How I love eyetracking studies. It gives you an insight on what users are actually looking at, if something which is so carefully positioned on a webpage actually works. I also love eyetracking studies which show how people look at search engines. Add in the paid search – organic debate and on top of that a battle between Google and Bing and I’m sold.
A recent eyetracking research performed by User Centric focussed on the differences between the two search engines. It was a follow up research from a study they performed right after the launch of Bing.
The study showed that even though there was not a lot of difference between the two, Google “won” slightly based on time spent looking at the results. Even though you can interpret that in different ways. It also showed that organic search still beats paid search by miles. Where everybody looks at the organic results paid search is being looked over in many of the searches. Only 28% of people searching on Google actually notices the paid results on the right…
Let’s first look at the battle which was the main purpose of this research: Bing or Google, which one wins?
The original study, which was performed in 2009, showed a lot of attention value for Bing. But the search engine then had just started so the searchers might have been biased or needed to get used to Bing first.

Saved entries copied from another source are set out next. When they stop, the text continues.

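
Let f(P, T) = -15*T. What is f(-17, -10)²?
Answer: 22500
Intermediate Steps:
f(-17, -10)² = (-15*(-10))² = 150² = 22500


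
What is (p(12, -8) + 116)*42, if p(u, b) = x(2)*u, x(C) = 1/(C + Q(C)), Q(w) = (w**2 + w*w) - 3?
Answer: 4944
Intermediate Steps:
Q(w) = -3 + 2*w**2 (Q(w) = (w**2 + w**2) - 3 = 2*w**2 - 3 = -3 + 2*w**2)
x(C) = 1/(-3 + C + 2*C**2) (x(C) = 1/(C + (-3 + 2*C**2)) = 1/(-3 + C + 2*C**2))
p(u, b) = u/7 (p(u, b) = u/(-3 + 2 + 2*2**2) = u/(-3 + 2 + 2*4) = u/(-3 + 2 + 8) = u/7)
(p(12, -8) + 116)*42 = ((1/7)*12 + 116)*42 = (12/7 + 116)*42 = (824/7)*42 = 4944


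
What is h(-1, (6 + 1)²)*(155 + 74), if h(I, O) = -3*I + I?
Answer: 458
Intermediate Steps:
h(I, O) = -2*I
h(-1, (6 + 1)²)*(155 + 74) = (-2*(-1))*(155 + 74) = 2*229 = 458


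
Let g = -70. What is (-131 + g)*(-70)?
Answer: 14070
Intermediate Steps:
(-131 + g)*(-70) = (-131 - 70)*(-70) = -201*(-70) = 14070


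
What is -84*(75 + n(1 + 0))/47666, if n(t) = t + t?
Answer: -3234/23833 ≈ -0.13569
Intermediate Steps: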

The current research shows that Google and Bing are not that far apart. Every participant on the researched made eight searches: four on Google (without Google Instant) and four on Bing.
User Centric specifically focussed on five areas:
We off course also added in the difference in general between paid and organic.
Sponsored results at the top
The sponsored results on the top in both engines are the best looked at positions for ads. More than the results on the right. Important with eyetracking studies is also the amount of time people spent looking at a particular area. This study shows people take more time looking at Google’s top ads than at Bings. At Google they look for 2.8 seconds per search task, on Bing 1.9 seconds. They also ‘gazed’ longer: 0.9 seconds opposed to 0.7 seconds.
That might indicate that those would convert better, but you have to be careful drawing that conclusion. Google produced more information per link so people needed more time.
Sponsored results on the right
Where there was a clear difference in the top results, the sponsored results on the right hardly showed any differences. People took 4.4 seconds on Google to look at them and 3.0 seconds on Bing and stared a bit longer: 0.16 seconds on Google and 0.11 seconds on Bing. But there was a difference in percentage of people actually looking at the paid results on the right. Only 28% of people searching on Google looked at the paid results. On Bing that number was even lower: 21%.
Organic search results
Every searcher on both Bing and Google looked at the organic results. And Google seemed ‘favorite’. People spent 14.7 seconds looking at the Google results and 10.7 seconds at Bing.
But again this doesn’t have to be what it might look like. A longer look at the page might indicate more content to look at, but it could also mean they can’t find what they are looking for. That is one of the things you cannot measure with eyetracking, which does sometimes make it dangerous research.
I myself am a vivid user of the left pane. I make filters all the time, but I know that that is me and not the average searcher. And this research shows that again. Only 17%-18% of the participants actually looked at the left pane, let alone use it.
Bing’s left pane however seems much more useful than Googles since they spent 2.9 seconds looking at it and with Google only 1.2. This might have something to do with the fact that in Bing’s left pane you can see your own history, which makes that you recognize what you see and therefore look longer.
On-hover flyouts (on Bing only)
Yesterday and last week I talked about Google’s preview options. Bing has had that for a long time. In opposite to Google that is triggered by a mouse over. This research only looked at Bing’s “flyouts” because Google didn’t have them yet when the research was done.
It turns out that most of the participants (75%) don’t use them, or use them by accident. 67% said they had never seen one before the study.
Looking at this study you cannot really say that somebody actually “won”. It seems as if people are taking more time looking at Google’s results, but does that make them better? It could also make them worse, depending how you look at them. So a winner is hard to announce in this battle.
Finally we can conclude something about that other ‘battle’: paid or organic. It’s a debate which has been going around on many search platforms, both online and offline on several events: which is better, paid or organic search? In some cases it is a difficult debate to actually have because a combination of the both probably is the best way to go. But when numbers are thrown in it seems as if sometimes the discussion cannot be won.
The research clearly shows that organic wins. All participants look at the organic results. “Only” about 90% of people look at the top organic results. But the most shocking part is that not more than 28% on Google and 21% on Bing actually look at the paid search results on the right. That is extremely low. Even though we have to take into account that this is a small group of people performing searches.